Un enseignant soupçonné d’avoir agressé des enfants dans les Alpes-Maritimes, une information judiciaire a été ouverte
Une information judiciaire a été ouverte et le juge d’instruction a été interpellé dans le cadre d’une recherche de l’enseignant Les Alpes-Maritimes, soupçonnés d’avoir été agressés par des écoliers dans le lait, se sont manifestés mardi 23 juin.procureur de Grasse.
L’ouverture de l’enquête pénale est prévue par la loi lors du dépôt des plaintes et des ordonnances de la partie civile.
Une recherche « difficile ».
C’est ce qu’ont fait les parents qui voulaient rouvrir le dossier quelques mois après sa suspension suite à l’enquête habituelle de l’opposition, comme ils s’en souviennent. France 3 qui a fourni des informations.
En octobre dernier, l’avocat de Grasse, Me Éric Camous, expliquait dans un communiqué avoir classé le dossier, assurant qu’à l’issue de l’enquête « il n’existe aucun dossier qui puisse mettre en doute la véracité de ce qui a été rapporté à la justice ».
Le mardi 23 juin, un groupe de parents a tenu une conférence de presse au cours de laquelle ils ont critiqué l’enquête initiale menée par les procureurs, tandis que certains aînés les qualifiaient de « confuses ».
Témoignage de 2 étudiants au cœur de la recherche
Tout est parti des propos de deux collégiens d’une école maternelle de Saint-Laurent-du-Var selon lesquels le professeur se mettait « les doigts dans le cul ».
Selon le parent plaignant, l’interrogatoire de police a été trop rapide, a manqué de confiance et l’enfant n’a pas pu dire autre chose que « je ne sais plus ».
Dans son communiqué d’octobre, le procureur décrivait des « paroles difficiles à tenir » avec des enfants, des lieux où les événements restaient par exemple « impossibles à interpréter ». L’un des enfants a déclaré au moment où il a entendu que « rien ne s’était passé ».
Deux autres plaintes
Suite aux deux plaintes, l’enseignant a été suspendu et l’école a organisé une séance d’information pour tous les parents.

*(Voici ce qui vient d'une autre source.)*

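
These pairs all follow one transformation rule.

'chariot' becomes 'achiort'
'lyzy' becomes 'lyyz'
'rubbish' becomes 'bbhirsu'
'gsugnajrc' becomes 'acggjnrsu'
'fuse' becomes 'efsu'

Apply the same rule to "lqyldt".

Each output is the input with this applied: sort the characters into alphabetical order.
"lqyldt" → "dllqty".

dllqty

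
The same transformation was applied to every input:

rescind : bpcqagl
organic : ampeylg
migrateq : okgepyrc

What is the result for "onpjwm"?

kmlnhu

The rule is to shift every letter 2 places backward in the alphabet (wrapping around), then move the last character to the front.
Applying both steps to "onpjwm": "mlnhuk", then "kmlnhu".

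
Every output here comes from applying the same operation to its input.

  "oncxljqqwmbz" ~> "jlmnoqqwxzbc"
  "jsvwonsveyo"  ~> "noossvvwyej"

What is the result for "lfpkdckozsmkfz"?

The pattern: sort the characters into alphabetical order, then move the first 2 characters to the end (rotate left by 2).
So "lfpkdckozsmkfz" becomes "ffkkklmopszzcd".

ffkkklmopszzcd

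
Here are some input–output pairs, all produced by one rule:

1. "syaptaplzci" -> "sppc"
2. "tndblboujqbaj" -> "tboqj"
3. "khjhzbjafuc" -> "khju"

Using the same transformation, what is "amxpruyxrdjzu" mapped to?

Rule — keep one character in every 3, starting at position 1 (positions 1st, 4th, 7th, ...).
So "amxpruyxrdjzu" becomes "apydu".

apydu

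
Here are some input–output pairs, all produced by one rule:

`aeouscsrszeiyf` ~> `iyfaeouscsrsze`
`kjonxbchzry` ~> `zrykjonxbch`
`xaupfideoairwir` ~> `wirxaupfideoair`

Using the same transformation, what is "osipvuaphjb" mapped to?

hjbosipvuap

In each case the input is transformed by: move the last 3 characters to the front (rotate right by 3).
For "osipvuaphjb" the result is "hjbosipvuap".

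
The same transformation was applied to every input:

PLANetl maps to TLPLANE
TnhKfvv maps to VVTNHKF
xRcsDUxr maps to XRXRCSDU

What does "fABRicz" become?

CZFABRI

Looking at the pairs, the operation is to move the last 2 characters to the front (rotate right by 2), then convert every letter to uppercase.
So "fABRicz" becomes "CZFABRI".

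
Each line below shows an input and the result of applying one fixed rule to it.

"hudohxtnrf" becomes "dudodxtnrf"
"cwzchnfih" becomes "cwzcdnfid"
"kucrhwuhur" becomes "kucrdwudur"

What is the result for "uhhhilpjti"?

udddilpjti

Rule — replace every "h" with "d".
On "uhhhilpjti" that produces "udddilpjti".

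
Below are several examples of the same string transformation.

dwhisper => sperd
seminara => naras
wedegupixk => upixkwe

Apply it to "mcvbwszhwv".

szhwvmc

In each case the input is transformed by: swap the front and back halves of the string, then delete the last 3 characters.
For "mcvbwszhwv" the result is "szhwvmc".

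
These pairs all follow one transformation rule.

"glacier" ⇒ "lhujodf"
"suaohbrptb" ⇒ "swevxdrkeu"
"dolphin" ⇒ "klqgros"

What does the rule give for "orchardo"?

Rule — move the last 3 characters to the front (rotate right by 3), then shift every letter 3 places forward in the alphabet (wrapping around).
On "orchardo": the first step gives "rdoorcha", and the second then gives "ugrrufkd".

ugrrufkd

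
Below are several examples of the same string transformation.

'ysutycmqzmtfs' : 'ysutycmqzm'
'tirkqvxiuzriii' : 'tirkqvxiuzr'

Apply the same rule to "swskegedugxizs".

In each case the input is transformed by: delete the last 3 characters.
So "swskegedugxizs" becomes "swskegedugx".

swskegedugx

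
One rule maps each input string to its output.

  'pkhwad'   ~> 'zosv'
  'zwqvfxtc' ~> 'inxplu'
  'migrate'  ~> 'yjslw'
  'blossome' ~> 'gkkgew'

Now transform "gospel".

khwd

The transformation: delete the first 2 characters, then shift every letter 8 places backward in the alphabet (wrapping around).
"gospel" → "spel" → "khwd".
(Check on "migrate": → "grate" → "yjslw" ✓)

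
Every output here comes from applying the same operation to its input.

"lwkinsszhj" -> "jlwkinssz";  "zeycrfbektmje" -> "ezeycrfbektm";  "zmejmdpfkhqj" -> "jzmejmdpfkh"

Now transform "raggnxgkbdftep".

praggnxgkbdft

In each case the input is transformed by: move the last character to the front, then delete the last character.
"raggnxgkbdftep" → "praggnxgkbdfte" → "praggnxgkbdft".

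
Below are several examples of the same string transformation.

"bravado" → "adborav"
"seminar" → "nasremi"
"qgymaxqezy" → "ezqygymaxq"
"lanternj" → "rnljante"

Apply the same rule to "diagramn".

What's happening: swap the first and last characters, then move the last 3 characters to the front (rotate right by 3).
So "diagramn" becomes "amdniagr".

amdniagr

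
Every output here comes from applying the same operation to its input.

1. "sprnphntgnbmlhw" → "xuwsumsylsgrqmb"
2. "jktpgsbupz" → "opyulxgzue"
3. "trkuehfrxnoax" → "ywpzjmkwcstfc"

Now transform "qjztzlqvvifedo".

Looking at the pairs, the operation is to shift every letter 5 places forward in the alphabet (wrapping around).
On "qjztzlqvvifedo" that produces "voeyeqvaankjit".

voeyeqvaankjit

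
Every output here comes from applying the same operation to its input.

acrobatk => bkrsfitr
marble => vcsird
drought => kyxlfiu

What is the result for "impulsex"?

ovjclgdz

Each output is the input with this applied: shift every letter 9 places backward in the alphabet (wrapping around), then reverse the string.
Starting from "impulsex": after the first operation, "zdglcjvo"; after the second, "ovjclgdz".
(Check on "drought": → "uiflxyk" → "kyxlfiu" ✓)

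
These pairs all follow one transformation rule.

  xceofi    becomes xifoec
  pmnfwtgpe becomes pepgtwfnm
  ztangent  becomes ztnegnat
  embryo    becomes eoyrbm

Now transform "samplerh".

shrelpma

Each output is the input with this applied: move the first character to the end, then reverse the string.
"samplerh" → "shrelpma".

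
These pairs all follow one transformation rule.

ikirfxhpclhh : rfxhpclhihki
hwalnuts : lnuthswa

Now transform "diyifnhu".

ifnhduiy

Rule — swap the first and last characters, then move the first 3 characters to the end (rotate left by 3).
Starting from "diyifnhu": after the first operation, "uiyifnhd"; after the second, "ifnhduiy".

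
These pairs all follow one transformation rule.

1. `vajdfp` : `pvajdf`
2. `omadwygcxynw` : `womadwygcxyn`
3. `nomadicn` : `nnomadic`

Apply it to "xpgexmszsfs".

What's happening: move the last character to the front.
For "xpgexmszsfs" the result is "sxpgexmszsf".

sxpgexmszsf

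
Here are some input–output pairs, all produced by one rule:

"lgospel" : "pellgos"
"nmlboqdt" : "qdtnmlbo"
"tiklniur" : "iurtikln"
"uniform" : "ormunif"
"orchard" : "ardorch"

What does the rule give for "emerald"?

aldemer

The transformation: move the last 3 characters to the front (rotate right by 3).
"emerald" → "aldemer".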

La rencontre a été suivie de deux autres plaintes de même nature de la part des parents de la petite fille et du quatrième enfant.
Après avoir été licencié, l’enseignant a été réintégré, mais avec un poste sans contact avec les enfants.
L’homme, en poste depuis plus d’une décennie, n’a rien dit et « a fermement nié ce qui a causé son incompréhension », avait ajouté le procureur de Grasse en octobre.
Selon les parents, les enfants ont été suivis au service de psychologie de l’hôpital, où ils ont reçu des certificats de symptômes correspondant à des blessures similaires à celles qu’ils ont décrites.